The FT provides a small window into financial innovation related to carbon trading with an article describing a new financial product that is intended to allow carbon traders to hedge or even speculate against regulatory changes in the carbon market:
Kiln, a unit of Japan’s Tokio Marine that is one of the leading Lloyd’s of London underwriters, and specialist underwriter Parhelion, have jointly created a policy for an unnamed bank to insure its options on future Certified Emissions Reductions. The credits are issued under the Kyoto protocol to projects that cut greenhouse gases.

Underwriters hope the new policy will act as a safety net and encourage traders to remain active and provide liquidity.

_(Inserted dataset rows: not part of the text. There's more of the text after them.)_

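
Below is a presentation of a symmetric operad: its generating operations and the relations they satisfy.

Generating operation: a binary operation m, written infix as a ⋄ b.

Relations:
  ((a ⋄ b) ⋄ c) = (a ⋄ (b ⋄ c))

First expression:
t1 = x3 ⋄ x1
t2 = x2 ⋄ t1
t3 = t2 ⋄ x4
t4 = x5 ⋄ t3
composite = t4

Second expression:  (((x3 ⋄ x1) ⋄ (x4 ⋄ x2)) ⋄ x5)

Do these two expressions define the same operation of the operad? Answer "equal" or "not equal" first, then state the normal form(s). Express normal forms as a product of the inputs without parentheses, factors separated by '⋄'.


not equal; the first gives x5 ⋄ x2 ⋄ x3 ⋄ x1 ⋄ x4 and the second x3 ⋄ x1 ⋄ x4 ⋄ x2 ⋄ x5

Reducing the first expression gives x5 ⋄ x2 ⋄ x3 ⋄ x1 ⋄ x4
Reducing the second expression gives x3 ⋄ x1 ⋄ x4 ⋄ x2 ⋄ x5
No match — not equal.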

The policy was designed for the bank in response to the move by the European Union’s Climate Change Committee to ban trading in credits earned from plants that destroyed two sources of greenhouse gases – HFC-23, a byproduct of refrigerant manufacturing, and adipic acid.

Julian Richardson, chief executive of Parhelion, said that while policy development under the Kyoto Clean Development Mechanism had settled down, EU policy on the Emissions Trading Scheme was a moveable feast and that this policy uncertainty was discouraging investors.

“Because this market exists purely through regulation, banks are faced with a lot of regulatory risk,” he said. “The EU decided only late last year that these two types of project no longer qualified.”
Hmmm ... a new financial product that allows speculators to win and lose according to future governmental decisions in a market that exists only because of regulation.  Does any one else see some problems here?  A "moveable feast" indeed.


  1. Anyone interested in the market shenanigans behind climate/energy regulation should go straight to the Master Resource blog:


    It is still not understood by most people that Ken Lay's Enron was built on manipulating government regulation of energy markets. No wonder - if the public was informed that Ken Lay was the master of cap and trade rent-capitalism, even committed greens would have to think twice.

  2. The basic problem is that smart and talented people will be engaged in an activity that produces no real wealth.

  3. Most markets exist because of or in association with regulation. Personally, I think that regulation in and of itself stimulates innovation. Humans are very crafty and the constant changes are needed. So the claim by the Parhelion CEO that “Because this market exists purely through regulation, banks are faced with a lot of regulatory risk,” seems silly. The whole thing exists because of predicted probable futures, which therein is the risk. The regulation claim is a slap in the face of governments and those that believe they have a right to participate in decision making regarding their own welfare. The trading scheme was set up, in theory, to meet general welfare ideals.

    The involvement of the insurance industry will encourage growth of whatever this industry is- commodities, it seems. I think though, that who ever is issuing the credits (UN?, EU????) is going to end up on the hook in the event that such a business becomes, oh I don't know, 'too big to fail.'

    The problem with the use of the market to address the perceived risks associated with, essentially, atmospheric pollution of sorts, is that it encourages a very limited definition of risk such that, only financial risk is considered. Further, such a market/trading scheme is dependent upon the production of particular gases. Without the gases there is no market. Again, there is no money in a cure.

    As an aside, this fun...
    The Society of Actuaries uses the following to describe actuary science: "Actuarial science is concerned with the development of models which approximate the behaviour of reality and have a degree of predictive power, not the truth."

    With this, it seems like everyone is an actuary nowadays.

  4. If I remember, Taibbi also sees carbon trading as the successor to the sub prime derivative market.

    The great American bubble machine

    By Matt Taibbi for Rolling Stone Magazine

    The new carbon-credit market is a virtual repeat of the commodities-market casino that's been kind to Goldman, except it has one delicious new wrinkle: If the plan goes forward as expected, the rise in prices will be government-mandated. Goldman won't even have to rig the game. It will be rigged in advance.

    Here's how it works: If the bill passes; there will be limits for coal plants, utilities, natural-gas distributors and numerous other industries on the amount of carbon emissions (a.k.a. greenhouse gases) they can produce per year. If the companies go over their allotment, they will be able to buy "allocations" or credits from other companies that have managed to produce fewer emissions. President Obama conservatively estimates that about $646 billions worth of carbon credits will be auctioned in the first seven years; one of his top economic aides speculates that the real number might be twice or even three times that amount.


  5. If I were in an industry potentially affected by government regulations related to carbon emissions, I would consider using these options as insurance against a governmental "unnatural disaster" in much the same way I buy insurance for natural disasters such as floods.

    The increased uncertainty of the future government regulations is just one more cost of doing business.